The university is justifying these cuts with claims that it wants to push students towards ‘graduate-level’ jobs and focus more on ‘skills-led’ learning with ‘greater levels of engagement with employers’. Yet my colleagues and I have led the way in embedding employability into our curriculum, for which we were made Roehampton Teaching Fellows by the university.
The Schools of Arts, Education, Humanities and Social Sciences, Life and Health Sciences, and Psychology are all being targeted. Many subjects will no longer be taught at all; others will have severely depleted staff numbers, which will further increase the workloads of those staff lucky enough to keep their jobs.
This is all part of this government’s wider agenda, which says universities should focus on preparing students for the job market and move away from what it describes as ‘low value’ courses. Given that the Prime Minister himself studied Classics at university, the depressing irony of cutting off this route through education for future generations less well-off than him is not lost on me.

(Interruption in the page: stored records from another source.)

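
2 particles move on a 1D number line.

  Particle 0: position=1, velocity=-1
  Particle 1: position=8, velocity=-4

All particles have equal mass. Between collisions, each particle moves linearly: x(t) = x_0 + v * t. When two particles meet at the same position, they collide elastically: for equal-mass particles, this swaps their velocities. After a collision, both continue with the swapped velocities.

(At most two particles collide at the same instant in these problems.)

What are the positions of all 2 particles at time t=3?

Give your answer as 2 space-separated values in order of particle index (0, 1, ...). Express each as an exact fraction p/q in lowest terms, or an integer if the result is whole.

Collision at t=7/3: particles 0 and 1 swap velocities; positions: p0=-4/3 p1=-4/3; velocities now: v0=-4 v1=-1
Advance to t=3 (no further collisions before then); velocities: v0=-4 v1=-1; positions = -4 -2

Answer: -4 -2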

Importantly, working-class and ethnic-minority students from our local area, who constitute the majority of Roehampton students, are being deprived of the opportunity to study subjects that will become more and more a privilege of the elites: subjects that encourage critical thinking and a questioning of the status quo. If the government and compliant universities have their way, the courses that remain will be transformed mainly into skills-based, employer-led training.

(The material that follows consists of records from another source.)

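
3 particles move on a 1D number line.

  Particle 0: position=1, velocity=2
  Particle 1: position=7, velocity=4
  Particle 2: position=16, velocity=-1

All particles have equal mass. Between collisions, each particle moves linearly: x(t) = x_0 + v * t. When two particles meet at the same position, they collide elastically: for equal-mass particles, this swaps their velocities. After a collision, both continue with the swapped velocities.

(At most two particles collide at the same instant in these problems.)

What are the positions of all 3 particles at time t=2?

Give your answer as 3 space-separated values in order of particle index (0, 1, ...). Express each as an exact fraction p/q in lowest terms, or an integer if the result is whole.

Collision at t=9/5: particles 1 and 2 swap velocities; positions: p0=23/5 p1=71/5 p2=71/5; velocities now: v0=2 v1=-1 v2=4
Advance to t=2 (no further collisions before then); velocities: v0=2 v1=-1 v2=4; positions = 5 14 15

Answer: 5 14 15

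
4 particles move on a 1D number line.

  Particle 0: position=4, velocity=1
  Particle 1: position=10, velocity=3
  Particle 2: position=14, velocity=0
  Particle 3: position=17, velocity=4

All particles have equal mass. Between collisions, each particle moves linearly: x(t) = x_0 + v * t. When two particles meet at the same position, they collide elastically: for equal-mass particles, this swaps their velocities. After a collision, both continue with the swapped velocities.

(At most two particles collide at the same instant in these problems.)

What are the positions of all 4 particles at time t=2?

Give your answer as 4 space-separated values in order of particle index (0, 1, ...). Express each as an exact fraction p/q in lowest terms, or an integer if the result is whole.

Answer: 6 14 16 25

Derivation:
Collision at t=4/3: particles 1 and 2 swap velocities; positions: p0=16/3 p1=14 p2=14 p3=67/3; velocities now: v0=1 v1=0 v2=3 v3=4
Advance to t=2 (no further collisions before then); velocities: v0=1 v1=0 v2=3 v3=4; positions = 6 14 16 25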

This shift to teaching aimed more at ‘useful’ skills, and to vocational, technical qualifications will deprive young people of the same opportunities as their more well-off peers and could further shut down access to critical subjects to those from underrepresented groups.

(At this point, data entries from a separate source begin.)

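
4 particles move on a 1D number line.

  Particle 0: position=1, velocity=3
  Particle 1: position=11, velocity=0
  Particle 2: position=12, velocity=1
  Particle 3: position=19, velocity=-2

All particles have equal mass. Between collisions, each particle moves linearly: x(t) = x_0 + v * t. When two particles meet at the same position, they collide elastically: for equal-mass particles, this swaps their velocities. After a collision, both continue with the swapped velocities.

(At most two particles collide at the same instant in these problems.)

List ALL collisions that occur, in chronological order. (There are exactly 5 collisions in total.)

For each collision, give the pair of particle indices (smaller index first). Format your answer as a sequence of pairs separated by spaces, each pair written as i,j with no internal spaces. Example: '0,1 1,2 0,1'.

Collision at t=7/3: particles 2 and 3 swap velocities; positions: p0=8 p1=11 p2=43/3 p3=43/3; velocities now: v0=3 v1=0 v2=-2 v3=1
Collision at t=10/3: particles 0 and 1 swap velocities; positions: p0=11 p1=11 p2=37/3 p3=46/3; velocities now: v0=0 v1=3 v2=-2 v3=1
Collision at t=18/5: particles 1 and 2 swap velocities; positions: p0=11 p1=59/5 p2=59/5 p3=78/5; velocities now: v0=0 v1=-2 v2=3 v3=1
Collision at t=4: particles 0 and 1 swap velocities; positions: p0=11 p1=11 p2=13 p3=16; velocities now: v0=-2 v1=0 v2=3 v3=1
Collision at t=11/2: particles 2 and 3 swap velocities; positions: p0=8 p1=11 p2=35/2 p3=35/2; velocities now: v0=-2 v1=0 v2=1 v3=3

Answer: 2,3 0,1 1,2 0,1 2,3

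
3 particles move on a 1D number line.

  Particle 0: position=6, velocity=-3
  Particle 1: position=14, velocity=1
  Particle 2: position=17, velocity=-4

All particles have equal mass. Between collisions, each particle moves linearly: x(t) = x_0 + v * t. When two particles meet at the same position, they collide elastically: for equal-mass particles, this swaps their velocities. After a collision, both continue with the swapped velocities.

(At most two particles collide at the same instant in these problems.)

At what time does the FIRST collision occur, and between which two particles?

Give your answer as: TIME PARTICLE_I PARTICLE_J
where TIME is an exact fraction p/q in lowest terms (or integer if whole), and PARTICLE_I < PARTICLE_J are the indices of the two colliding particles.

Answer: 3/5 1 2

Derivation:
Pair (0,1): pos 6,14 vel -3,1 -> not approaching (rel speed -4 <= 0)
Pair (1,2): pos 14,17 vel 1,-4 -> gap=3, closing at 5/unit, collide at t=3/5
Earliest collision: t=3/5 between 1 and 2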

I am proud of the work I have done at Roehampton. Right now I am on the cusp of reaching several milestones which will build on work for which I have an international reputation, such as editing a series of books on ancient gods and heroes, writing a book under contract with Oxford University Press, and finishing a book of lessons for autistic children. I am also organising sessions for autistic children and others such as students in pupil referral units to heritage sites in London, having run one recently at Roehampton in our neoclassical temple at Mount Clare.
There is still so much to do, and so much work that will impact my local community, including with students of colour and autistic students, in line with what I love about Roehampton: making a difference.
Roehampton’s brutal moves will harm not only staff like myself but also students and society at large. The university claims the changes ‘aim to support an excellent academic experience for all current and future students’. However, in September, students will come back to an unrecognisable university with many of their lecturers, supervisors, and academic guidance tutors gone, while new first-year students will join an institution very different from the one advertised to them.
Roehampton claims that it facilitates a ‘positive, self-critical organisational culture and a supportive environment’. Staff might say otherwise. Our local University and College Union branch conducted a survey of staff stress levels at Roehampton in March of this year, prior to the announcement of the restructure, and found that eighty-seven percent of respondents frequently felt overwhelmed, and more than seven in ten reported problems sleeping. Workload was repeatedly cited as causing high levels of stress.
My union has described these cuts as ‘nothing short of an assault on education’. I agree with this and feel that if anything, senior management at post-92 universities should be part of the fight against the government’s drive towards cutting off access to the arts and humanities and stifling opportunities for working-class students.
I have loved working at Roehampton and had planned to continue working there for the foreseeable future, but this decision may now be out of my hands. I hope that university management will see sense and reverse the decision to slash courses and staff. If they go ahead with these plans we will fight them alongside our students so that future generations have access to the same breadth of knowledge—whether they attend Eton or the local comp.